#65 A WOMAN'S BRIEFS: DAY SEVEN -- NOTHING BUT FEELINGS IN THIS POEM
On the first of these ten related blog postings I confessed I didn’t feel like writing, but by letting my old work and discipline do the work, I would write about what I once wrote.
Let me tell you, now’s the time to send your frontal lobe out for recess. This poem is all amygdala, all gut, all feeling. It has everything to do with sharing mountains with my dearest friend of thirty years. I lived at sea level, and she at 5,280 feet. For thirty years before her death, we shared my ocean shore and her mountain slopes; we shared everything but husbands. I don’t feel like writing, but as I copy this poem, I feel what I felt on that 1975 winter day when I wrote it.
WASATCH MOUNTAINS
UPON MEETING THE WASATCH
March 29, 1975
Allow my heart to leave,
However temporarily,
The stuff of scientific knowledge
Piled like slagheaps upon the 1970s.
Allow my heart to see the mountain
Without an echo of seismic information,
Without weighing its mineral content
Or measuring the snow.
I want to see with an eye of awe.
Water washing down mountain shoulders,
Whether trickle or torrent,
Invites a reckoning with the power of sound.

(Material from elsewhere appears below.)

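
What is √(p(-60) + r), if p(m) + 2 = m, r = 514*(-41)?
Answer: 4*I*√1321 ≈ 145.38*I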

Rivulet, stream, raging spring creek,
Come, spill the banks of my sterile thought.
Run deep and force your passage to my ear,
But may I hear with an ear for beauty.
My body rests
On the wind-worn slope of a forest boulder,
And more than warmth is given me.
The mystery of a wind that borrowed centuries
To carve this granite cradle
Lulls me now in gentle, scented song.
Fold away the charts that nullify wonder.
Free me to intensely feel the breeze,
The stone, the water’s mist,
Upon the skin of both my body and my spirit.